Documentaire-‘Japanse-levenslessen’ (Foto: Documentaire ‘Japanse levenslessen’)

Jarenlang ging men ervan uit dat autistische kinderen zich niet of minder kunnen inleven in andere mensen, dan kinderen zonder autisme.
Nieuw onderzoek Universiteit Leiden (door ontwikkelingspsycholoog Carolien Rieffe en haar collega’s), maakt duidelijk dat autistische kinderen wel degelijk geraakt worden door het verdriet en de pijn van anderen en ze ook meevoelen, maar dat ze daar anders op reageren dan ‘gewone’ kinderen. Ze weten zich er vaak geen raad mee.

Autistische kinderen tonen bijvoorbeeld minder snel medelijden. Als iemand zijn hoofd stoot, reageren ze daar niet altijd op, terwijl ze het wel merken.
Deze kinderen kunnen van slag raken of zelfs agressief worden door de emoties en pijn van anderen. Hoe meer ze in feite meeleven, hoe meer overprikkeld ze raken.
Ze voelen zich overvraagd. Vandaar dat ze de pijn van anderen kunnen negeren. Ook kunnen ze zich terugtrekken uit contact. Veel ‘gewone’ kinderen de neiging hebben om te gaan moederen of vaderen als hun ouders het moeilijk hebben. Een autistisch kind doet daar meestal niet aan.
Dit is iets wat ik intuïtief al jarenlang wist.

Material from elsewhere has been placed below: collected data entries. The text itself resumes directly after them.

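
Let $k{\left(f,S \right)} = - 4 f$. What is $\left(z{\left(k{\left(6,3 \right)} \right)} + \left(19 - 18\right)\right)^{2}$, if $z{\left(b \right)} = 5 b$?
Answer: $14161$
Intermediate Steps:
$\left(z{\left(k{\left(6,3 \right)} \right)} + \left(19 - 18\right)\right)^{2} = \left(5 \left(\left(-4\right) 6\right) + \left(19 - 18\right)\right)^{2} = \left(5 \left(-24\right) + \left(19 - 18\right)\right)^{2} = \left(-120 + 1\right)^{2} = \left(-119\right)^{2} = 14161$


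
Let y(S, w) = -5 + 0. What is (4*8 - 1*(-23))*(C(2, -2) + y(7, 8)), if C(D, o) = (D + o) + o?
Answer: -385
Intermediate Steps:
y(S, w) = -5
C(D, o) = D + 2*o
(4*8 - 1*(-23))*(C(2, -2) + y(7, 8)) = (4*8 - 1*(-23))*((2 + 2*(-2)) - 5) = (32 + 23)*((2 - 4) - 5) = 55*(-2 - 5) = 55*(-7) = -385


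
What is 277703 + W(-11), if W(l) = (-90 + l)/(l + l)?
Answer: 6109567/22 ≈ 2.7771e+5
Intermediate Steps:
W(l) = (-90 + l)/(2*l) (W(l) = (-90 + l)/((2*l)) = (-90 + l)*(1/(2*l)) = (-90 + l)/(2*l))
277703 + W(-11) = 277703 + (1/2)*(-90 - 11)/(-11) = 277703 + (1/2)*(-1/11)*(-101) = 277703 + 101/22 = 6109567/22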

Vaak zijn mensen met autisme (ook door wetenschappers en hulpverleners) beschouwd als gevoelloos, liefdeloos of niet in staat zich in een ander in te leven.
Dat ze zich moeilijk kunnen inleven in anderen, zou zelfs een van de kenmerken van autisme zijn, zonder dat er wordt onderbouwd hoe men tot deze conclusies is gekomen.
Eigenlijk wordt daarmee hun mens-zijn ontkend. Dat noem ik karaktermoord.

Ik was tien jaar. Met mijn moeder keek ik naar het programma Wildlife s.o.s Een team dierenartsen vangt gewonde of zieke wilde dieren op, totdat ze voldoende zijn aangesterkt om weer vrij gelaten te worden.
Een hert was aangevallen door een hond en was er slecht aan toe. Iemand mat zijn hartslag en zei toen ineens: “Hij gaat dood.”
Ik riep verbaasd uit hoe hij dat kon weten en stelde er vragen over aan mijn moeder. Onverwachts begon mijn moeder te gillen hoe ongevoelig ik was en gooide een kussen naar mijn hoofd. Als zij had gezien dat haar moeder of vader tranen in haar ogen had, dan had ze anders gereageerd.
In een keer had ik drie verschillende soorten pijn. De verdriet om het dier (wat ook ik voelde), dat er een projectiel tegen mijn hoofd kwam en het idee dat ik een slecht kind was.

De pijn en het verdriet van klasgenoten (zoals een jongen die voor elke kleinigheid de gang werd opgestuurd en zeker twee keer per week uren op de gang zat), kon ik voelen alsof het mezelf overkwam.
Toch kwam het op een of andere manier niet in me op om medeleven te tonen. De situatie was ook te onveilig op het spciale onderwijs.
Probeerde ik me op school uit te spreken voor medescholieren die onrecht werd ongedaan door leerkrachten, dan heette dat schijnempathisch vermogen.

Een enkele keer heb ik werkelijk iets voor klasgenoten kunnen betekenen. Dat was mijn laatste jaar op de basisschool. Er was een schooldisco en vier kinderen waren er niet naartoe gegaan.
Een paar weken later zouden we gaan zwemmen met de klas. De juf en meester besloten dat de kinderen die niet naar de disco waren geweest, ook niet mee gingen zwemmen.
De vier kinderen reageerden verontwaardigd. Ik kon me hun teleurstelling en boosheid goed voorstellen.
Nog dezelfde avond schreef ik een briefje waarom ik vond dat die kinderen wel mee mochten zwemmen. Dat de disco en het zwemmen niets met elkaar te maken hadden en dat mijn klasgenoten niet van te voren een waarschuwing hadden gekregen.
De volgende dag legde ik het briefje neer op het bureau van de leerkrachten. Ten slotte hield de juf een soort toespraak en besloot dat de kinderen toch mee mochten zwemmen. Ze reageerden verbaasd en blij.
“Dat had ik niet van jou verwacht!” kreeg ik onder andere te horen.
Ik herinner me nog dat ik daarna tijdens de pauze euforisch over het plein huppelde.

Nog een reden waarom ik vermoed dat veel kinderen met autisme moeilijk medeleven kunnen tonen (maar wel voelen), is dat ze vaak verantwoordelijk worden gehouden voor het ongeluk van anderen. Omdat hun problematiek zo belastend zou zijn voor het gezin. Dan kan het kind het gevoel krijgen dat hij het altijd verkeerd doet.
Misschien heeft het kind ook wel veel last van de andere gezinsleden!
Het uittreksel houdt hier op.